RA’s Daily Russian News Blast – Dec 15, 2010
TODAY: Khodorkovsky verdict, widely viewed as litmus test for Russia’s stance on democratic freedoms, delayed until Dec 27; Khimki forest destruction gets the go-ahead; Moscow braces for possible new wave of ethnic violence. Democrats confident on START; Belarus elections in the bag for Lukaschenko? Moscow metro chief faces embezzlement charges
Today’s newspapers are replete with articles anticipating the verdict on the second trial of Mikhail Khodorkovsky, which was due to be announced today. The Washington Post considers the Yukos hearing and the imminent European Parliament verdict on Magnitsky’s law landmark cases for judging Russia’s commitment to justice.
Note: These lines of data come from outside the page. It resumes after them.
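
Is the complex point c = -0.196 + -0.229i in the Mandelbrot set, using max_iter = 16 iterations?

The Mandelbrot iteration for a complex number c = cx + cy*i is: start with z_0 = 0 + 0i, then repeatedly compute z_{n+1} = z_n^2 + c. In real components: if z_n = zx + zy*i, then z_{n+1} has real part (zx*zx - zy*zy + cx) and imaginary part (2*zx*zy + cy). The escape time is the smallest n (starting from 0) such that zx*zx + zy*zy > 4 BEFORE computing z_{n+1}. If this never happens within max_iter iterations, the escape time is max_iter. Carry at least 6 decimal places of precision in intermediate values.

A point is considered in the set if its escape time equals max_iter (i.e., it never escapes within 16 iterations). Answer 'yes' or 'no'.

Answer: yes

Derivation:
z_0 = 0 + 0i, c = -0.1960 + -0.2290i
Iter 1: z = -0.1960 + -0.2290i, |z|^2 = 0.0909
Iter 2: z = -0.2100 + -0.1392i, |z|^2 = 0.0635
Iter 3: z = -0.1713 + -0.1705i, |z|^2 = 0.0584
Iter 4: z = -0.1957 + -0.1706i, |z|^2 = 0.0674
Iter 5: z = -0.1868 + -0.1622i, |z|^2 = 0.0612
Iter 6: z = -0.1874 + -0.1684i, |z|^2 = 0.0635
Iter 7: z = -0.1892 + -0.1659i, |z|^2 = 0.0633
Iter 8: z = -0.1877 + -0.1662i, |z|^2 = 0.0629
Iter 9: z = -0.1884 + -0.1666i, |z|^2 = 0.0632
Iter 10: z = -0.1883 + -0.1662i, |z|^2 = 0.0631
Iter 11: z = -0.1882 + -0.1664i, |z|^2 = 0.0631
Iter 12: z = -0.1883 + -0.1664i, |z|^2 = 0.0631
Iter 13: z = -0.1882 + -0.1664i, |z|^2 = 0.0631
Iter 14: z = -0.1882 + -0.1664i, |z|^2 = 0.0631
Iter 15: z = -0.1882 + -0.1664i, |z|^2 = 0.0631
Did not escape in 16 iterations → in set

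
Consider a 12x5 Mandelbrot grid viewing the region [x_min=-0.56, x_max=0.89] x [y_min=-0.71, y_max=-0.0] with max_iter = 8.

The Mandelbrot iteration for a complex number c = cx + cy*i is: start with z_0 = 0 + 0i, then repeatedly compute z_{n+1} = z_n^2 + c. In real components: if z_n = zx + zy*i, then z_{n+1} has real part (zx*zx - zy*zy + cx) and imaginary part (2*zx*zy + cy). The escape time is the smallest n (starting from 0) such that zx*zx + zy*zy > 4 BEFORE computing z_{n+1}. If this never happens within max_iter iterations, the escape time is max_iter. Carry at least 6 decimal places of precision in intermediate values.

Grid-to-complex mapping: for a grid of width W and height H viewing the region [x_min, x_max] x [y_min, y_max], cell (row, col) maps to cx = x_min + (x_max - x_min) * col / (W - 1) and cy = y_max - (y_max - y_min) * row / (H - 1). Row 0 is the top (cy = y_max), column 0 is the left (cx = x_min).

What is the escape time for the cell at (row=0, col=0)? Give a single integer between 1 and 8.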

Prospects for the acquittal of Khodorkovsky and his business partner Platon Lebedev lurk at a discouraging 5%, says former Prime Minister Mikhail Kasyanov, who testified as a defense witness in the trial. The conjecture will continue: the reading of the verdict has been postponed until December 27. No reasons were cited for the delay and apparently Khodorkovsky’s lawyers had not been informed of the decision. Khodorkovsky’s mother, who says a second conviction for her son will confirm Russia is ‘still moving toward 1937’, believes that delaying the verdict is an attempt to minimize press coverage, as the period between Christmas and New Year is one when many foreign journalists are out of Russia. Veteran human rights campaigner Lyudmila Alexeyeva makes a plea for the rights of all Russian citizens, all of which ‘have been lost or substantially weakened’ under Putin’s rule, in a Moscow Times op-ed.